Several rare variants were identified in patients with ASD, including the previously reported splice site mutation in ASMT (IVS5+2T>C). Of the variants affecting protein sequence, only the V124I in the MTNR1B gene was absent in our comparison group. However, mutations were found in upstream regulatory regions in three of the genes investigated, ASMT, MTNR1A, and MTNR1B.


Our report of another ASD patient carrying the splice site mutation IVS5+2T>C, in ASMT further supports an involvement of this gene in autism.
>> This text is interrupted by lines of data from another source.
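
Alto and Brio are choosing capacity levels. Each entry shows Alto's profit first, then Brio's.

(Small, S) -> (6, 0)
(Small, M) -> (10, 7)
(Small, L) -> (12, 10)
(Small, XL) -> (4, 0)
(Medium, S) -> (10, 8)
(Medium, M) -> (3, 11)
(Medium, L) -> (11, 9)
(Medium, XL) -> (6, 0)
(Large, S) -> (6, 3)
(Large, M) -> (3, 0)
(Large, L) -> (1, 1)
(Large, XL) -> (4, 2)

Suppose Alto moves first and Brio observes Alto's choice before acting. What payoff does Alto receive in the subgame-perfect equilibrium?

12

Work backward from Brio's decision.
- Small: Brio compares 0, 7, 10, 0 and picks L; Alto would get 12.
- Medium: Brio compares 8, 11, 9, 0 and picks M; Alto would get 3.
- Large: Brio compares 3, 0, 1, 2 and picks S; Alto would get 6.
Alto's induced payoffs are 12, 3, 6, so Alto commits to Small. Subgame-perfect outcome: (Small, L) with payoffs (12, 10).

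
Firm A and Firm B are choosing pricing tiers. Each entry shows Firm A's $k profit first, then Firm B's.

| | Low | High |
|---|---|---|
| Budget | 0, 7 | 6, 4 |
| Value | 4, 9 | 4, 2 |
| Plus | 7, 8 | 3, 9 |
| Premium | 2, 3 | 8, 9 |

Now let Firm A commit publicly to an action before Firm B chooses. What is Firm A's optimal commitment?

Firm B best-responds to each possible Firm A move:
- Budget: Firm B compares 7, 4 and picks Low; Firm A would get 0.
- Value: Firm B compares 9, 2 and picks Low; Firm A would get 4.
- Plus: Firm B compares 8, 9 and picks High; Firm A would get 3.
- Premium: Firm B compares 3, 9 and picks High; Firm A would get 8.
Maximizing over 0, 4, 3, 8, Firm A chooses Premium. Subgame-perfect outcome: (Premium, High) with payoffs (8, 9).

Premium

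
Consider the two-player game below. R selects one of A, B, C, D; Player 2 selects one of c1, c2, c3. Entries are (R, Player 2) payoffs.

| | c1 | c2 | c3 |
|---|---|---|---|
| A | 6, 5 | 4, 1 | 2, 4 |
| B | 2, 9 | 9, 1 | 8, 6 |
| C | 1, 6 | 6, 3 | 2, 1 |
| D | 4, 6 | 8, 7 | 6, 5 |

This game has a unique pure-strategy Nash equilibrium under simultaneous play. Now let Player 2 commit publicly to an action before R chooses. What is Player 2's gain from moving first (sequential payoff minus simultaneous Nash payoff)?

Solve by backward induction (Player 2 leads).
- c1: R compares 6, 2, 1, 4 and picks A; Player 2 would get 5.
- c2: R compares 4, 9, 6, 8 and picks B; Player 2 would get 1.
- c3: R compares 2, 8, 2, 6 and picks B; Player 2 would get 6.
Among 5, 1, 6, the best is 6 at c3. Subgame-perfect outcome: (B, c3) with payoffs (8, 6).
For the simultaneous game, intersect best replies.
R's best replies: c1→A; c2→B; c3→B.
Player 2's best replies: A→c1; B→c1; C→c1; D→c2.
The unique mutual best reply is (A, c1), giving (6, 5).
Player 2's commitment gain: 6 − 5 = 1.

1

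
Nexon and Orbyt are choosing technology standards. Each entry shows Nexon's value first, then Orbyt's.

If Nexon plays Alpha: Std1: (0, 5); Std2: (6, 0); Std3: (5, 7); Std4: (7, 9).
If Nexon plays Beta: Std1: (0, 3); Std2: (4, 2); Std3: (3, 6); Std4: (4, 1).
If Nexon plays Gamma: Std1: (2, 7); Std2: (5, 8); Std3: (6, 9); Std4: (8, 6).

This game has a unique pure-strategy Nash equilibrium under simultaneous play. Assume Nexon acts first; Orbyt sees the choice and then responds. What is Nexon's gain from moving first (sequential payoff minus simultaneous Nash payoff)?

1

Backward induction with Nexon moving first.
- Alpha: Orbyt compares 5, 0, 7, 9 and picks Std4; Nexon would get 7.
- Beta: Orbyt compares 3, 2, 6, 1 and picks Std3; Nexon would get 3.
- Gamma: Orbyt compares 7, 8, 9, 6 and picks Std3; Nexon would get 6.
Among 7, 3, 6, the best is 7 at Alpha. Subgame-perfect outcome: (Alpha, Std4) with payoffs (7, 9).
For the simultaneous game, intersect best replies.
Nexon's best replies: Std1→Gamma; Std2→Alpha; Std3→Gamma; Std4→Gamma.
Orbyt's best replies: Alpha→Std4; Beta→Std3; Gamma→Std3.
Only (Gamma, Std3) has each player best-responding; Nash payoffs (6, 9).
Nexon's commitment gain: 7 − 6 = 1.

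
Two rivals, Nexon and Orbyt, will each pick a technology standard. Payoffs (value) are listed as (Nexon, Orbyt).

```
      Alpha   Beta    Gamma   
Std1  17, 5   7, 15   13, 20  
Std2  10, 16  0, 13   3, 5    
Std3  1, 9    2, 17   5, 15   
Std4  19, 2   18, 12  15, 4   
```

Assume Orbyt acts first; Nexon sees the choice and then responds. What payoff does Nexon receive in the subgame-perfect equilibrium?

18

Solve by backward induction (Orbyt leads).
- Alpha: Nexon compares 17, 10, 1, 19 and picks Std4; Orbyt would get 2.
- Beta: Nexon compares 7, 0, 2, 18 and picks Std4; Orbyt would get 12.
- Gamma: Nexon compares 13, 3, 5, 15 and picks Std4; Orbyt would get 4.
Maximizing over 2, 12, 4, Orbyt chooses Beta. Subgame-perfect outcome: (Std4, Beta) with payoffs (18, 12).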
Moreover, our results also suggest that other melatonin related genes might be interesting candidates for further investigation in the search for genes involved in autism spectrum disorders and related neurobehavioral phenotypes. However, further studies of the novel variants identified in this study are warranted to shed light on their potential role in the pathophysiology of these disorders.